Australia’s efforts to establish a downstream lithium sector were dealt another blow last week when Albemarle (NYSE: ALB) suspended parts of its Kemerton hydroxide plant, south of Perth.
The Kemerton facility was planned to have four 25,000 tonne-per-annum production trains, with the first two being completed in 2022, later than expected and over budget.
Following a review prompted by weak lithium prices, Albemarle suspended construction of the A$900 million Train 3 and will idle Train 2, shifting its focus to the ramp-up of Train 1.
Other market players have had their quota of challenges. Tianqi Lithium and IGO Ltd. (ASX: IGO) have struggled to ramp up their Kwinana hydroxide plant, in an industrial area outside Perth, since it was restarted in late 2021.
IGO CEO Ivan Vella told reporters on the sidelines of the Diggers & Dealers Mining Forum in Kalgoorlie this week that although Kwinana’s performance has improved, it remains a difficult operation.
“If we look into the industry, and obviously Albemarle’s decision, it shows you just how challenged it is,” Vella said. “The margins are very low, and there’s a lot of stress on the industry.”
Canaccord Genuity analyst Tim Hoff told MINING.COM other downstream sectors, including nickel and alumina, had felt the same stress.
“I think that’s going to remain really difficult in Australia. We simply don’t have the right cost structures,” he said. “We simply don’t have the right industry structures to really succeed and place our players well.”

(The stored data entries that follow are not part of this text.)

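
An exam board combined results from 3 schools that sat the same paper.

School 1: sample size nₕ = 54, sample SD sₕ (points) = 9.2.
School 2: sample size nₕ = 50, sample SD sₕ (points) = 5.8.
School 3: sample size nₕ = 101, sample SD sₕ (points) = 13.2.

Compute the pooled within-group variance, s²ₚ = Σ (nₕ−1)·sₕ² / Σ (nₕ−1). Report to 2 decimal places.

116.63

Degrees of freedom: 53 + 49 + 100 = 202.
Σ(nₕ−1)sₕ² = 53·84.64 + 49·33.64 + 100·174.24 = 23558.28.
s²ₚ = 23558.28 / 202 = 116.6251... → 116.63.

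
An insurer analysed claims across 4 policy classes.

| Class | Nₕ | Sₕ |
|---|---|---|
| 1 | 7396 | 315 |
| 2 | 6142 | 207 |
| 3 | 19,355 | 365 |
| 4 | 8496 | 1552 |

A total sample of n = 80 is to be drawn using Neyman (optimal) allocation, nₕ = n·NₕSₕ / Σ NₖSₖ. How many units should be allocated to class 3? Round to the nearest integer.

1: NₕSₕ = 7396·315 = 2329740
2: NₕSₕ = 6142·207 = 1271394
3: NₕSₕ = 19355·365 = 7064575
4: NₕSₕ = 8496·1552 = 13185792
Σ NₕSₕ = 23851501.
n_3 = 80·7064575/23851501 = 23.695... → 24.

24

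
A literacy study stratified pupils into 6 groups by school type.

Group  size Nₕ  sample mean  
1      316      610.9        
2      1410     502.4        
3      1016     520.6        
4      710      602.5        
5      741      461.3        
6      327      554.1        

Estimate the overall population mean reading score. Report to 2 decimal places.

526.80

N = 316 + 1410 + 1016 + 710 + 741 + 327 = 4520.
The stratified mean weights each stratum mean by its population share Nₕ/N.
Σ Nₕx̄ₕ = 316·610.9 + 1410·502.4 + 1016·520.6 + 710·602.5 + 741·461.3 + 327·554.1 = 193044.4 + 708384 + 528929.6 + 427775 + 341823.3 + 181190.7 = 2381147.
Divide by N: 2381147 / 4520 = 526.8024... → 526.80.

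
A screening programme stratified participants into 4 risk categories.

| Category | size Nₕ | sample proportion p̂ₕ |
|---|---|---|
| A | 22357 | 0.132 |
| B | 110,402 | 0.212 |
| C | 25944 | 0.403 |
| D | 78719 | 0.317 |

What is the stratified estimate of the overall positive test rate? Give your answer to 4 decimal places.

0.2602

N = 22357 + 110402 + 25944 + 78719 = 237422.
Overall proportion = Σ (Nₕ/N)·p̂ₕ.
Σ Nₕp̂ₕ = 2951.124 + 23405.224 + 10455.432 + 24953.923 = 61765.703.
61765.703 / 237422 = 0.260152... → 0.2602.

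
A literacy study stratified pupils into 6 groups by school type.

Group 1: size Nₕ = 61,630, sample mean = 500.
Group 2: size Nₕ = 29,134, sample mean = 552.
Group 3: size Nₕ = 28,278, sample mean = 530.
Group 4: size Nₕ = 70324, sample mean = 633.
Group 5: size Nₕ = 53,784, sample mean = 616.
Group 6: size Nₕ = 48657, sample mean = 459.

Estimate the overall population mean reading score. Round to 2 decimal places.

554.70

x̄_st = (Σ Nₕx̄ₕ) / (Σ Nₕ) = (61630·500 + 29134·552 + 28278·530 + 70324·633 + 53784·616 + 48657·459) / 291807
= 161863907 / 291807 = 554.6951... → 554.70.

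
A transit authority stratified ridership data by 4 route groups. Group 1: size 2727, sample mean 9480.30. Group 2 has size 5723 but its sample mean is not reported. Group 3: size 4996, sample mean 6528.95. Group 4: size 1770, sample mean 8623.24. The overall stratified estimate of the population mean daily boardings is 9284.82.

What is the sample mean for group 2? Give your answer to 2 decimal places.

N = 2727 + 5723 + 4996 + 1770 = 15216.
Overall total = μ·N = 9284.82·15216 = 141277821.12.
Subtract the known strata: 2727·9480.30 + 4996·6528.95 + 1770·8623.24 = 73734547.1.
Remaining total for group 2: 141277821.12 − 73734547.1 = 67543274.02.
Divide by its size: 67543274.02 / 5723 = 11802.0748... → 11802.07.

11802.07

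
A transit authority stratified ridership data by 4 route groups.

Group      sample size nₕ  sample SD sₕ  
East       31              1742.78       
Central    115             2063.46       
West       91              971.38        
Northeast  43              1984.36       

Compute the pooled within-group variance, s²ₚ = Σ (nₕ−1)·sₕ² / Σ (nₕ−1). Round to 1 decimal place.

2995725.3

Degrees of freedom: 30 + 114 + 90 + 42 = 276.
Σ(nₕ−1)sₕ² = 30·3037282.1284 + 114·4257867.1716 + 90·943579.1044 + 42·3937684.6096 = 826820194.4136.
s²ₚ = 826820194.4136 / 276 = 2995725.342... → 2995725.3.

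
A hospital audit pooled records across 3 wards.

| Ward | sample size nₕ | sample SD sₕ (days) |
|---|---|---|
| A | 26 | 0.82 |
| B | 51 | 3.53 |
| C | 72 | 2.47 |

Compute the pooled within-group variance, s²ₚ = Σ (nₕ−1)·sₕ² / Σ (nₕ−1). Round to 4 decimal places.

7.3494

Degrees of freedom: 25 + 50 + 71 = 146.
Σ(nₕ−1)sₕ² = 25·0.6724 + 50·12.4609 + 71·6.1009 = 1073.0189.
s²ₚ = 1073.0189 / 146 = 7.349445... → 7.3494.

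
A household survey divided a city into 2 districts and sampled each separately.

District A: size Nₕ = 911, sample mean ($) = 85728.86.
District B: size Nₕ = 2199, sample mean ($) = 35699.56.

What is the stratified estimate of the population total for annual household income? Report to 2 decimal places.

156602323.90

A: 911·85728.86 = 78098991.46
B: 2199·35699.56 = 78503332.44
τ̂ = Σ Nₕx̄ₕ = 156602323.90.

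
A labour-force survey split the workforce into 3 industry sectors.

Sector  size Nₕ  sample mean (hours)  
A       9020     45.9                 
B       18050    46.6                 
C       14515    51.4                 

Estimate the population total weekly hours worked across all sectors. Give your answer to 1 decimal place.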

Liontown Resources (ASX: LTR), which produced in July its first spodumene from its Kathleen Valley mine in Western Australia, is collaborating with LG Energy Solution and Sumitomo on building a downstream facility.
“We are still strong with that element of our strategy,” Liontown managing director Tony Ottaviano said. “We still believe it’s the value-maximizing pathway.”
Ottaviano said the outcome was dependent on partnerships, location of the plant and the product it produced, pointing to Albemarle’s concerns around WA product not being compliant with the US Inflation Reduction Act.
“We won’t have that issue,” he said.
Vella said he wasn’t nervous about the prospect of IGO being blocked from receiving subsidies due from its Chinese partner.
“What we’re trying to do is build Australian assets for Australia, Australian jobs, Australian supply chain, Australian industry that has strength and longevity,” he said.
“Where that capital comes from shouldn’t really be a big determinant of how the government might contribute towards it – that will be something they’ll work through.
“But fundamentally, we have to make the decisions based on a good business case and it has to be competitive on its own right, so if you really live and die on some subsidy, I think that’s a very dangerous place to be.”
While not in lithium, Lynas Rare Earths (ASX: LYC) has recently commissioned a cracking and leaching plant in Kalgoorlie.
CEO Amanda Lacaze identified two key areas governments could address to assist with Australia’s competitiveness and ensure it became a “critical minerals superpower”.
“Uninterruptible power and plenty of it at low costs at low prices in Kalgoorlie is the absolute top of my list,” Lacaze told reporters at a news conference.
“Number two on my list is once again related to here in Kalgoorlie, which is some really significantly improved logistics.”
Vella said the three must-haves were low-cost and reliable green power, good shared infrastructure and productive workforces.
“And the government should be putting real money on the table to help build out that set of energy sources and all of the relevant infrastructure,” he said.
Cannacord’s Hoff said subsidies or handouts weren’t the answer, but there were four things he wanted the government to address: infrastructure, power, mining education and tax reform.
“We need a new port here in WA. We need power to be secure. We don’t need the cheapest power in the world, but we need reliable power where people can build 20-year projects and know that they’re going to have consistent power pricing,” he said.
“We do need some tax reform, and I think there is some room to manoeuvre there, and that’s really the financial incentives we want to see that establishes a strong industry – not just a bubble.”
Pilbara Minerals managing director Dale Henderson described Albemarle’s decision as a setback.
“The industry’s got a lot more maturing and evolution to come,” he said.
While Pilbara has a stake in a hydroxide plant in South Korea, it is still working on what it calls a “mid-stream” product, or a lithium salt.
“That’s all about chemical processing at the mine site and bringing onshore value but stopping short or some of the complexity which comes with the full chemical process,” Henderson said.
“There’s more innovation, I think, to come and I think Australia should keep working hard on doing what it can to bring value onshore.”